It is nearly one in the morning on a Tuesday. Most students are sleeping, quietly studying or winding down after a long day. However, in the Edward T. Lewis Quadrangle (LQ), students are busy slowly and routinely filing out of their suites as a fire alarm blares throughout the complex. This has become a consistent occurrence for residents of LQ. SGA senator Aaron Johnson estimates that this has taken place as many as 5 to 6 times in the Fall 2018 semester alone, with many incidents happening in the late evening.

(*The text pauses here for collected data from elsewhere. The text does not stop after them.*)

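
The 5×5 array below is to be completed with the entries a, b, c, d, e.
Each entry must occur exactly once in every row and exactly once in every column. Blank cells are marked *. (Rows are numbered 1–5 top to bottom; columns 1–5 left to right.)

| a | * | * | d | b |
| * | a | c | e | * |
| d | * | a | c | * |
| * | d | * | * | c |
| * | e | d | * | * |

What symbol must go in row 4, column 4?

a

Row 1, column 2: row 1 has {a, b, d} and column 2 has {a, d, e}, leaving only c.
Row 1, column 3: row 1 has {a, b, c, d} and column 3 has {a, c, d}, leaving only e.
Row 2, column 1: row 2 has {a, c, e} and column 1 has {a, d}, leaving only b.
Row 2, column 5: row 2 has {a, b, c, e} and column 5 has {b, c}, leaving only d.
Row 3, column 2: row 3 has {a, c, d} and column 2 has {a, c, d, e}, leaving only b.
Row 3, column 5: row 3 has {a, b, c, d} and column 5 has {b, c, d}, leaving only e.
Row 4, column 1: row 4 has {c, d} and column 1 has {a, b, d}, leaving only e.
Row 4, column 3: row 4 has {c, d, e} and column 3 has {a, c, d, e}, leaving only b.
Row 4 already has {b, c, d, e} and column 4 already has {c, d, e}, so row 4, column 4 must be a.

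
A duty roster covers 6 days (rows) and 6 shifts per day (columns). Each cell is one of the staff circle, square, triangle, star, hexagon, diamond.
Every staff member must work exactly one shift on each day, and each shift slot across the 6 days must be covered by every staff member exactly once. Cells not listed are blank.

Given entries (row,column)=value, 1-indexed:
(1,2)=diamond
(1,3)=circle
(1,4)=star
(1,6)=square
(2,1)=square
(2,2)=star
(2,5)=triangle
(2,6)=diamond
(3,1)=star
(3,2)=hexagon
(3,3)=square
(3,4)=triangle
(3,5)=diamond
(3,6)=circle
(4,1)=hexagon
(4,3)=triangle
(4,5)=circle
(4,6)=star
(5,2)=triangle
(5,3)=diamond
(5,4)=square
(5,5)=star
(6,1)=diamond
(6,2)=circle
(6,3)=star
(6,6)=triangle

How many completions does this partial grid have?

1

Day 1, shift 1: eliminating its day and shift leaves {triangle}.
Day 1, shift 5: eliminating its day and shift leaves {hexagon}.
Day 2, shift 3: eliminating its day and shift leaves {hexagon}.
Day 2, shift 4: eliminating its day and shift leaves {circle, hexagon}.
Day 4, shift 2: eliminating its day and shift leaves {square}.
Day 4, shift 4: eliminating its day and shift leaves {diamond}.
Day 5, shift 1: eliminating its day and shift leaves {circle}.
Day 5, shift 6: eliminating its day and shift leaves {hexagon}.
Day 6, shift 4: eliminating its day and shift leaves {hexagon}.
Day 6, shift 5: eliminating its day and shift leaves {square, hexagon}.
Only one assignment across all blanks avoids any day or shift repeat, giving 1 completion.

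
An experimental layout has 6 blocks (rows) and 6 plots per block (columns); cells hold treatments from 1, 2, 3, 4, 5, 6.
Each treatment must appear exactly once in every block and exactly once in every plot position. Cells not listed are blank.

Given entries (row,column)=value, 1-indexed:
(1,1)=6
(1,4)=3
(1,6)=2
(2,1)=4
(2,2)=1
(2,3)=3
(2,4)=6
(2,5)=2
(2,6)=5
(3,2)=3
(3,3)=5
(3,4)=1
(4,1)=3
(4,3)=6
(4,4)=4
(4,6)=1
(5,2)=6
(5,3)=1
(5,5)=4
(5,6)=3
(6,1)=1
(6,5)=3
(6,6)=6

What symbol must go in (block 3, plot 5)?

Block 3 already has {1, 3, 5} and plot 5 already has {2, 3, 4}, so block 3, plot 5 must be 6.

6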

It takes a toll on students too. SGA senator from LQ, Cory Shorter, says it has “certainly affected students’ sleep schedule.” Johnson adds that his roomate,a student-athlete, has to wake up as early as 5:00a.m. for practice, making these 1:00a.m. wake ups essentially the middle of the night for them. As the alarm becomes more frequent, danger to students in the event of an actual fire becomes more likely. In the event of an actual emergency, students are likely to react to an alarm slowly, if at all. LQ Resident Assistant Willow Limbach says the frequency of the alarm is a safety hazard, stating “Eventually, when the alarm goes off at 2:00a.m., students will go back to sleep.”

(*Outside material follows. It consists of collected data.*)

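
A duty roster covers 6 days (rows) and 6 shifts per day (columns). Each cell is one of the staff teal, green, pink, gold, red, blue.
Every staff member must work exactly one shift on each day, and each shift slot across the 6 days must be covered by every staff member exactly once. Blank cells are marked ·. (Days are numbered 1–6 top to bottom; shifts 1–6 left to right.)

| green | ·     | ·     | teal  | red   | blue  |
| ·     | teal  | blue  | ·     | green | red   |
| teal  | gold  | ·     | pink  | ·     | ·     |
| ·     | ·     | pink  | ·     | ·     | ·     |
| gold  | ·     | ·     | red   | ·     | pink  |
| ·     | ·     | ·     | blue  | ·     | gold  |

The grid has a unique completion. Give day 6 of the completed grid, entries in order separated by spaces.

red green teal blue pink gold

Day 1, shift 2: day 1 has {teal, green, red, blue} and shift 2 has {teal, gold}, leaving only pink.
Day 1, shift 3: day 1 has {teal, green, pink, red, blue} and shift 3 has {pink, blue}, leaving only gold.
Day 2, shift 1: day 2 has {teal, green, red, blue} and shift 1 has {teal, green, gold}, leaving only pink.
Day 6, shift 1: day 6 has {gold, blue} and shift 1 has {teal, green, pink, gold}, leaving only red.
Day 6, shift 2: day 6 has {gold, red, blue} and shift 2 has {teal, pink, gold}, leaving only green.
Day 6, shift 3: day 6 has {green, gold, red, blue} and shift 3 has {pink, gold, blue}, leaving only teal.
Day 6, shift 5: day 6 has {teal, green, gold, red, blue} and shift 5 has {green, red}, leaving only pink.
So day 6 reads: red green teal blue pink gold.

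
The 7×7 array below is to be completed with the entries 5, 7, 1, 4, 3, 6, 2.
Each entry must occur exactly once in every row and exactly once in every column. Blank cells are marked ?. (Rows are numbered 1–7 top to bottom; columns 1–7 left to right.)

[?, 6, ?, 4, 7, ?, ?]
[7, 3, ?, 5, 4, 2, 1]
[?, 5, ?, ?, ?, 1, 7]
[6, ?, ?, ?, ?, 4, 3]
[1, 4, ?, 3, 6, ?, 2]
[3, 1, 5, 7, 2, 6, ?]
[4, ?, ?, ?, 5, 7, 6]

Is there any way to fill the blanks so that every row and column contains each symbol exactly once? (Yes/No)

No

Row 1, column 7: row 1 has {7, 4, 6} and column 7 has {7, 1, 3, 6, 2}, so it must be 5.
Row 1, column 1: row 1 has {5, 7, 4, 6} and column 1 has {7, 1, 4, 3, 6}, so it must be 2.
Now row 3, column 1: row 3 together with column 1 already contain {5, 7, 1, 4, 3, 6, 2} — every symbol — so nothing can go there. The grid has no valid completion.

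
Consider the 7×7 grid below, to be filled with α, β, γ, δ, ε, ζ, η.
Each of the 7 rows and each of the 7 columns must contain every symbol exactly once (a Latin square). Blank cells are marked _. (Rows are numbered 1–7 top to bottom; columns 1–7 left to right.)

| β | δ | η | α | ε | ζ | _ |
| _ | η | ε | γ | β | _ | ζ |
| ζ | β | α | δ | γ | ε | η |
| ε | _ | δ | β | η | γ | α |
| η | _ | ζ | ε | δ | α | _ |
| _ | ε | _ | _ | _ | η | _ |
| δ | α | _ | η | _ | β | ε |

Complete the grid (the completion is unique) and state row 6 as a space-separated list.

Row 6, column 4: row 6 has {ε, η} and column 4 has {α, β, γ, δ, ε, η}, leaving only ζ.
Row 6, column 5: row 6 has {ε, ζ, η} and column 5 has {β, γ, δ, ε, η}, leaving only α.
Row 6, column 1: row 6 has {α, ε, ζ, η} and column 1 has {β, δ, ε, ζ, η}, leaving only γ.
Row 6, column 3: row 6 has {α, γ, ε, ζ, η} and column 3 has {α, δ, ε, ζ, η}, leaving only β.
Row 6, column 7: row 6 has {α, β, γ, ε, ζ, η} and column 7 has {α, ε, ζ, η}, leaving only δ.
So row 6 reads: γ ε β ζ α η δ.

γ ε β ζ α η δ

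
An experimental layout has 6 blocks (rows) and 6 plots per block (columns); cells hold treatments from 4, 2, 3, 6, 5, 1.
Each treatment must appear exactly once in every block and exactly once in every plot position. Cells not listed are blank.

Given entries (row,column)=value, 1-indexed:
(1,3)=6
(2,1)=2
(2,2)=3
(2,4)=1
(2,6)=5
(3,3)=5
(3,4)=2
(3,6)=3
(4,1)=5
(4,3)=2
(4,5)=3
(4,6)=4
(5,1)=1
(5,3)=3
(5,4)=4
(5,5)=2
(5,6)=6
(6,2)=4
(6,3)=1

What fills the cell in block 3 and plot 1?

Block 2, plot 3: block 2 has {2, 3, 5, 1} and plot 3 has {2, 3, 6, 5, 1}, leaving only 4.
Block 2, plot 5: block 2 has {4, 2, 3, 5, 1} and plot 5 has {2, 3}, leaving only 6.
Block 4, plot 4: block 4 has {4, 2, 3, 5} and plot 4 has {4, 2, 1}, leaving only 6.
Block 4, plot 2: block 4 has {4, 2, 3, 6, 5} and plot 2 has {4, 3}, leaving only 1.
Block 3, plot 2: block 3 has {2, 3, 5} and plot 2 has {4, 3, 1}, leaving only 6.
Block 3 already has {2, 3, 6, 5} and plot 1 already has {2, 5, 1}, so block 3, plot 1 must be 4.

4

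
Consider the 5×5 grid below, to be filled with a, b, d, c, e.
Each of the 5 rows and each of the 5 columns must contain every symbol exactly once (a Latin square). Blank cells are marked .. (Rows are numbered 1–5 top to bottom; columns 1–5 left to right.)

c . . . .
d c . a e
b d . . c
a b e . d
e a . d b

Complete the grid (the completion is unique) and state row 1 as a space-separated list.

c e d b a

Row 1, column 2: row 1 has {c} and column 2 has {a, b, d, c}, leaving only e.
Row 1, column 4: row 1 has {c, e} and column 4 has {a, d}, leaving only b.
Row 1, column 5: row 1 has {b, c, e} and column 5 has {b, d, c, e}, leaving only a.
Row 1, column 3: row 1 has {a, b, c, e} and column 3 has {e}, leaving only d.
So row 1 reads: c e d b a.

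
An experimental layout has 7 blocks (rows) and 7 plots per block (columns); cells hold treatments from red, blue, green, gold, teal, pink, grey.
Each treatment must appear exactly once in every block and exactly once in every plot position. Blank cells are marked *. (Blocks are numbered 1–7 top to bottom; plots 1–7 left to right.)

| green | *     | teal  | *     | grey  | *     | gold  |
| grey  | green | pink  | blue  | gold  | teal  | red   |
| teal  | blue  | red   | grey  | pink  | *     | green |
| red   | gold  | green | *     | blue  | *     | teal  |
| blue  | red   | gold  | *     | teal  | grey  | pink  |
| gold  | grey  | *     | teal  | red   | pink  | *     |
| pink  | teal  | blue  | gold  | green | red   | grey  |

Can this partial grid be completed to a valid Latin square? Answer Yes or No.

No

Block 4, plot 6: block 4 together with plot 6 already contain {red, blue, green, gold, teal, pink, grey} — every symbol — so nothing can go there. The grid has no valid completion.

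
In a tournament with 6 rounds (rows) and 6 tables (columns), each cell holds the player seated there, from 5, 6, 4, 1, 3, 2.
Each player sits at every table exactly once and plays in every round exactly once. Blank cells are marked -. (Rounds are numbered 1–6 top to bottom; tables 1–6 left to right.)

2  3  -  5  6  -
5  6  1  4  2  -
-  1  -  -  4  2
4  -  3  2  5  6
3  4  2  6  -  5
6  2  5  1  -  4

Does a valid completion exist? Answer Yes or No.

No

Round 3, table 1: round 3 together with table 1 already contain {5, 6, 4, 1, 3, 2} — every symbol — so nothing can go there. The grid has no valid completion.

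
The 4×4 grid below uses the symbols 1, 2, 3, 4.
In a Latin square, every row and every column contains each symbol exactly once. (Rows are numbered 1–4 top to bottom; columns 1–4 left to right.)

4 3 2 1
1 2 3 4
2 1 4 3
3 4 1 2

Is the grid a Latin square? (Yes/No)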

What causes these alarms in LQ? Certainly, some of these false alarms are caused by students smoking or burning candles indoors, however, Limbach confirms that this is not exclusively the cause. She specifically notes a mid-afternoon incident in her own suite in which the alarm, went off with no visible trigger. On this note, what characteristics of the residence make this problem so rampant exclusively here? Many theories have been suggested, from more sensitive and faulty detectors, to a specific propensity of LQ residents to smoke indoors. Although there may be some truth to these theories, the most logical explanation is much more simple. Unlike other residences on north campus, LQ residences are consolidated into one continuous building; an alarm in one suite means the entire complex must evacuate.

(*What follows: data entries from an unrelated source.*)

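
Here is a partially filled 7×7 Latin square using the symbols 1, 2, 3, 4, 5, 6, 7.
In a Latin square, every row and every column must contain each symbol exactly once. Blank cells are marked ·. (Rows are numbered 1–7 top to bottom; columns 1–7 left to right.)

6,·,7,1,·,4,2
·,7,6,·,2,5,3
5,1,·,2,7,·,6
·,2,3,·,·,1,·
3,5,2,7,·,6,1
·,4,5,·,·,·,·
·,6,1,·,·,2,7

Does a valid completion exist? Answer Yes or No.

Row 6, column 7: row 6 together with column 7 already contain {1, 2, 3, 4, 5, 6, 7} — every symbol — so nothing can go there. The grid has no valid completion.

No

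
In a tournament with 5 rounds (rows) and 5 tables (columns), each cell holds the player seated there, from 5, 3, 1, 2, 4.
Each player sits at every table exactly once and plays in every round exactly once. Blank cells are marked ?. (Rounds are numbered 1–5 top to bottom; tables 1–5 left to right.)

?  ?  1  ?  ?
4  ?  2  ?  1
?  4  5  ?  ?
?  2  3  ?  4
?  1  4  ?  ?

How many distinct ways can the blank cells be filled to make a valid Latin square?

Round 1, table 1: eliminating its round and table leaves {5, 3, 2}.
Round 1, table 2: eliminating its round and table leaves {5, 3}.
Round 1, table 4: eliminating its round and table leaves {5, 3, 2, 4}.
Round 1, table 5: eliminating its round and table leaves {5, 3, 2}.
Round 2, table 2: eliminating its round and table leaves {5, 3}.
Round 2, table 4: eliminating its round and table leaves {5, 3}.
Round 3, table 1: eliminating its round and table leaves {3, 1, 2}.
Round 3, table 4: eliminating its round and table leaves {3, 1, 2}.
Round 3, table 5: eliminating its round and table leaves {3, 2}.
Round 4, table 1: eliminating its round and table leaves {5, 1}.
Round 4, table 4: eliminating its round and table leaves {5, 1}.
Round 5, table 1: eliminating its round and table leaves {5, 3, 2}.
Round 5, table 4: eliminating its round and table leaves {5, 3, 2}.
Round 5, table 5: eliminating its round and table leaves {5, 3, 2}.
Enumerating the assignments across these blanks that avoid any round or table repeat gives 5 completions.

5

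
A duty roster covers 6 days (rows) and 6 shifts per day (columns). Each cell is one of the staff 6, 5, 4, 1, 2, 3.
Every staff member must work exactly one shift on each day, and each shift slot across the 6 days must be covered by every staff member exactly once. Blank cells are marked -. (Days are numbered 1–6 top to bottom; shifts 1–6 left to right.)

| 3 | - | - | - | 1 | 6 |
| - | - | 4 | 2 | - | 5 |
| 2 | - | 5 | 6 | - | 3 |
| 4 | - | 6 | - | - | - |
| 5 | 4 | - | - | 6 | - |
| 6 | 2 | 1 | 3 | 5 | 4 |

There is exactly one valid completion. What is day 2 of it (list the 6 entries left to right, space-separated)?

1 6 4 2 3 5

Day 2, shift 1: day 2 has {5, 4, 2} and shift 1 has {6, 5, 4, 2, 3}, leaving only 1.
Day 2, shift 5: day 2 has {5, 4, 1, 2} and shift 5 has {6, 5, 1}, leaving only 3.
Day 2, shift 2: day 2 has {5, 4, 1, 2, 3} and shift 2 has {4, 2}, leaving only 6.
So day 2 reads: 1 6 4 2 3 5.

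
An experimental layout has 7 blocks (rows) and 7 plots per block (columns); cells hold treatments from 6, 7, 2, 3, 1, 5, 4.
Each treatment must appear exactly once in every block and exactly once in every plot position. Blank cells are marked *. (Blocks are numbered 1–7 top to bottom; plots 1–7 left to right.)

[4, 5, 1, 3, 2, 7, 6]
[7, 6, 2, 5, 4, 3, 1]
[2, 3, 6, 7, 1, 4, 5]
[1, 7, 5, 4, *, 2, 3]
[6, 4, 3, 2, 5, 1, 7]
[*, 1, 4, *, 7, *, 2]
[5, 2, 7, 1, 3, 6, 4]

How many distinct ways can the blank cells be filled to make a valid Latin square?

Block 4, plot 5: eliminating its block and plot leaves {6}.
Block 6, plot 1: eliminating its block and plot leaves {3}.
Block 6, plot 4: eliminating its block and plot leaves {6}.
Block 6, plot 6: eliminating its block and plot leaves {5}.
Only one assignment across all blanks avoids any block or plot repeat, giving 1 completion.

1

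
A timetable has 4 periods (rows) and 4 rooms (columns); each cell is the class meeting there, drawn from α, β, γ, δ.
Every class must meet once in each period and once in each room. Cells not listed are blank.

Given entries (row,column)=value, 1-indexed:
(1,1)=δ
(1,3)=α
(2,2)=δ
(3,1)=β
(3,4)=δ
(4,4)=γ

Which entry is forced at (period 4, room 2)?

β

Period 1, room 4: period 1 has {α, δ} and room 4 has {γ, δ}, leaving only β.
Period 1, room 2: period 1 has {α, β, δ} and room 2 has {δ}, leaving only γ.
Period 2, room 4: period 2 has {δ} and room 4 has {β, γ, δ}, leaving only α.
Period 2, room 1: period 2 has {α, δ} and room 1 has {β, δ}, leaving only γ.
Period 2, room 3: period 2 has {α, γ, δ} and room 3 has {α}, leaving only β.
Period 3, room 2: period 3 has {β, δ} and room 2 has {γ, δ}, leaving only α.
Period 4 already has {γ} and room 2 already has {α, γ, δ}, so period 4, room 2 must be β.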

How should this issue be addressed to benefit students in the future? Although the most common answer is for students to cease smoking indoors, increased enforcement of this is seen by most as impractical and a waste of school resources. Additionally, with the majority of the current incidents not resulting in any disciplinary action against students, it is unclear whether this would even combat the issue.
Replacing alarms and detectors across the complex is another frequently mentioned remedy. However, there is no concrete proof of faulty equipment being a root cause of the frequent alarms, so the effectiveness of replacing the system is ambiguous.
Separating the quadrangle into individual alarm and evacuation zones is another proposed practical solution. Unfortunately, due to the consolidated nature of LQ, this does not comply to the fire code in the state and therefore impossible without structural modifications to the complex as a whole. Regardless of the possible flaws to each approach, the alarm, along with the nuisance and hazards accompanying it, continues to affect students’ daily lives.